Der Mannheimer Verwaltungsgerichtshof verwarf das Karlsruher Urteil mit der Begründung, das Prinzip der Einehe sei nicht Bestandteil des Grundgesetzes. Eine Interpretation, die fraglich erscheint. Der Mannheimer VGH konzedierte den Karlsruher Richtern zwar, der Mann hätte die zweite Ehe unbedingt angeben müssen, vertrat aber die Auffassung, wer gegen das Verbot der Mehrehe verstoße, sei deshalb noch kein Verfassungsfeind. Der VGH berief sich dabei auf ein Urteil des Verwaltungsgerichtes Regensburg.
Unklar bleibt, ob die bloße Qualifikation der „nicht expliziten Verfassungsfeindlichkeit“ zukünftig als Voraussetzung für Einbürgerungen genügen soll.
Die Umstände, die der Mannheimer VGH insbesondere zur Urteilsfindung berücksichtigte, fußen nämlich auf den Regeln der Scharia und den Gesetzen des Islam, beides Regelwerke, die sich auf die Integrationsfreudigkeit der muslimischen Neubürger nicht fördernd auswirken. Das zeigte sich auch in seiner Argumentation.

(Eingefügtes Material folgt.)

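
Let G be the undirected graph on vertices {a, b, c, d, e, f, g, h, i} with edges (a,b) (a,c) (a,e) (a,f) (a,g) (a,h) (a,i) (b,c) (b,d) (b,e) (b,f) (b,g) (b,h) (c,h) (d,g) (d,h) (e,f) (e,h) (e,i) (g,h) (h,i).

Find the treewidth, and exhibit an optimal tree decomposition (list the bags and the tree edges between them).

Treewidth 3.
One such decomposition:
Bags: B1 = {a, b, g, h}  B2 = {a, b, e, h}  B3 = {a, e, h, i}  B4 = {a, b, c, h}  B5 = {a, b, e, f}  B6 = {b, d, g, h}
Tree: B1–B2, B2–B3, B2–B4, B2–B5, B1–B6

The largest bag has 4 vertices, giving width 3; this decomposition certifies tw(G) ≤ 3. On the other hand G contains the 4-clique {b, d, g, h}. A clique must lie in a single bag of any decomposition, so no decomposition can have width below 3. The upper and lower bounds meet at 3, so that is the treewidth.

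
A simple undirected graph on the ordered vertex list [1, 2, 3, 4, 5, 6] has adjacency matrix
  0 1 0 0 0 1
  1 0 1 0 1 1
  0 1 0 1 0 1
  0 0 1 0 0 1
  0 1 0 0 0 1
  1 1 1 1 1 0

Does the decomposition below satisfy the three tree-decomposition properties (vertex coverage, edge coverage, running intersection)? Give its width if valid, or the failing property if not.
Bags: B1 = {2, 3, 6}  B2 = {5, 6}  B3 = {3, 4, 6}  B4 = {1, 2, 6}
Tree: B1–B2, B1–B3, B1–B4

No — edge (2,5) lies in no bag.

A tree decomposition must satisfy three properties: every vertex lies in some bag; for every edge, both endpoints lie together in some bag; and for every vertex, the bags containing it form a connected subtree. Here edge (2,5) lies in no bag, so the decomposition is invalid.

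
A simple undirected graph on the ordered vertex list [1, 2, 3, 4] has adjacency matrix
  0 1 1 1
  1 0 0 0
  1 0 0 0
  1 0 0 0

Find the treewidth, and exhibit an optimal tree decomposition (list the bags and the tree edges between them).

Treewidth 1.
One such decomposition:
Bags: B1 = {1, 2}  B2 = {1, 3}  B3 = {1, 4}
Tree: B1–B2, B2–B3

Every bag has size at most 2, so the width is 2 − 1 = 1 and tw(G) ≤ 1. Any graph with an edge has treewidth ≥ 1, and G has the edge 2–1. Hence tw(G) = 1 exactly.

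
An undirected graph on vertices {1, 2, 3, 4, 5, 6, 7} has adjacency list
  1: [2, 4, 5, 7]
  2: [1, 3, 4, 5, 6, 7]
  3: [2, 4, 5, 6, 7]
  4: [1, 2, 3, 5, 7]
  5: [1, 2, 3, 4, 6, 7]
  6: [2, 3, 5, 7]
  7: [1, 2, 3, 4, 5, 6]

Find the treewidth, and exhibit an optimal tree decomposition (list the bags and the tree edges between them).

Every bag has size at most 5, so the width is 5 − 1 = 4 and tw(G) ≤ 4. Conversely, {1, 2, 4, 5, 7} is a clique of size 5, and the vertices of any clique must share a bag in every tree decomposition; so some bag has ≥ 5 vertices and tw(G) ≥ 4. Therefore the treewidth is 4.

Treewidth 4.
Bags: B1 = {1, 2, 4, 5, 7}  B2 = {2, 3, 4, 5, 7}  B3 = {2, 3, 5, 6, 7}
Tree: B1–B2, B2–B3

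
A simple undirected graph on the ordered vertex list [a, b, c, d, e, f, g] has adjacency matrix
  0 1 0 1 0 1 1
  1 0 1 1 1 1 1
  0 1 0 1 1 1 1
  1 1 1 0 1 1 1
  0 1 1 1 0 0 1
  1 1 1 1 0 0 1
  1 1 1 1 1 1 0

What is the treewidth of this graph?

4

A width-4 tree decomposition is:
Bags: B1 = {b, c, d, f, g}  B2 = {b, c, d, e, g}  B3 = {a, b, d, f, g}
Tree: B1–B2, B1–B3
Each bag holds 5 vertices, so the decomposition has width 4, which upper-bounds the treewidth. On the other hand G contains the 5-clique {b, c, d, e, g}. A clique must lie in a single bag of any decomposition, so no decomposition can have width below 4. Combining the bounds, tw(G) = 4.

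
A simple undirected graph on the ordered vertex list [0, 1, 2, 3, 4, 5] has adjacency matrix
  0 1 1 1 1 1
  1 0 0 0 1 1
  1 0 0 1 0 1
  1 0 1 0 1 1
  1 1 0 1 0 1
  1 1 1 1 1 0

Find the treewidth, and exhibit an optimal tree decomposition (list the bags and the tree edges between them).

Treewidth 3.
Bags: B1 = {0, 3, 4, 5}  B2 = {0, 1, 4, 5}  B3 = {0, 2, 3, 5}
Tree: B1–B2, B1–B3

The largest bag has 4 vertices, giving width 3; this decomposition certifies tw(G) ≤ 3. Conversely, {0, 1, 4, 5} is a clique of size 4, and the vertices of any clique must share a bag in every tree decomposition; so some bag has ≥ 4 vertices and tw(G) ≥ 3. The upper and lower bounds meet at 3, so that is the treewidth.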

So machte der Kläger geltend, dass er seine Cousine deshalb geheiratet habe, weil ein uneheliches, sexuelles Verhältnis, das er 2006 mit seiner Verwandten gehabt habe, in Syrien aufgeflogen sei und er sie mit der Heirat vor gesellschaftlicher Ächtung schützen wolle. Die Frau lebt mit dem Kind heute ebenfalls in Karlsruhe. Weiterhin machte er geltend, dass der Islam Ehen mit mehreren Frauen erlaube. Umgekehrt könne er sich allerdings nicht vorstellen, einer unter mehreren Ehemännern zu sein, gab der Mann zu.

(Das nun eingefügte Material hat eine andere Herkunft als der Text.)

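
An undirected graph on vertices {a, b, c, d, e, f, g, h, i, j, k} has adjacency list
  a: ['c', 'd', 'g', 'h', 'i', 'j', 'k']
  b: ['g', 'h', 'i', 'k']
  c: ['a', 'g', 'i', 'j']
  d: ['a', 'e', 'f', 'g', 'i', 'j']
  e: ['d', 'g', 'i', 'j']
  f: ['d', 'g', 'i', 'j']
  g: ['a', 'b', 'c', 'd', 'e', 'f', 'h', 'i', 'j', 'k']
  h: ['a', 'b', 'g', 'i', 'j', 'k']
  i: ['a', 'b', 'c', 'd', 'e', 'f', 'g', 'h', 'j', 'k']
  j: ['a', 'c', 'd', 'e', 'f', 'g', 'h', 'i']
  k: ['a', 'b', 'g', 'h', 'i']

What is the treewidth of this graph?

A width-4 tree decomposition is:
Bags: B1 = {d, f, g, i, j}  B2 = {a, d, g, i, j}  B3 = {a, g, h, i, j}  B4 = {a, g, h, i, k}  B5 = {d, e, g, i, j}  B6 = {b, g, h, i, k}  B7 = {a, c, g, i, j}
Tree: B1–B2, B2–B3, B3–B4, B2–B5, B4–B6, B2–B7
Each bag holds 5 vertices, so the decomposition has width 4, which upper-bounds the treewidth. On the other hand G contains the 5-clique {d, e, g, i, j}. A clique must lie in a single bag of any decomposition, so no decomposition can have width below 4. Hence tw(G) = 4 exactly.

4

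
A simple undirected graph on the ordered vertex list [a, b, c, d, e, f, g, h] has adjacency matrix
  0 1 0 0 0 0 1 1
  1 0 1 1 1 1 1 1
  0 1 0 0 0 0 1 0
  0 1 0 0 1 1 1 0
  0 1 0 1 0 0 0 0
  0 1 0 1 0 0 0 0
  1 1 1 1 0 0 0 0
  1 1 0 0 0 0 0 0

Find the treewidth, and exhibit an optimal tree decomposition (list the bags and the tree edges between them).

Treewidth 2.
Bags: B1 = {b, d, g}  B2 = {b, d, e}  B3 = {a, b, g}  B4 = {b, c, g}  B5 = {b, d, f}  B6 = {a, b, h}
Tree: B1–B2, B1–B3, B3–B4, B2–B5, B3–B6

Every bag has size at most 3, so the width is 3 − 1 = 2 and tw(G) ≤ 2. Conversely, {b, d, g} is a clique of size 3, and the vertices of any clique must share a bag in every tree decomposition; so some bag has ≥ 3 vertices and tw(G) ≥ 2. The upper and lower bounds meet at 2, so that is the treewidth.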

Für einen vorbildlich integrierten, eingewanderten Deutschen mutet diese Argumentation schwer nachvollziehbar an. Ein uneheliches, sexuelles Verhältnis ist in muslimischen Ländern tabu und insbesondere für die Frau sehr gefährlich. Als frommer Muslim, der er behauptet zu sein, hätte er das nicht machen dürfen. Dass die Frau nicht sofort den drakonischen Strafen der Scharia unterworfen wurde, mag möglicherweise damit zusammenhängen, dass Syrien unter dem grausamen Regime des vom Westen erbittert bekämpften Präsident Assad sehr viel toleranter ist, als beispielsweise das mit dem Westen verbündete und hofierte Saudi Arabien, wo die Steinigung solcher Frauen an der Tagesordnung ist. Sexuelle Kontakte zwischen nahen Verwandten sind in Europa ein Verstoß gegen das Inzestverbot, das Verschweigen dieser zweiten Ehe beim Antrag auf Einbürgerung ist eine bewusste Täuschung.
Das Mannheimer Urteil stößt daher in Karlsruhe auf wenig Verständnis. Die Stadt Karlsruhe legte Rechtsmittel gegen das Urteil ein, die Sprecherin der Stadt wies auf die Wichtigkeit eines solchen Urteils für die breite Allgemeinheit hin. Warten wir ab, wie das Bundesverwaltungsgericht entscheiden wird.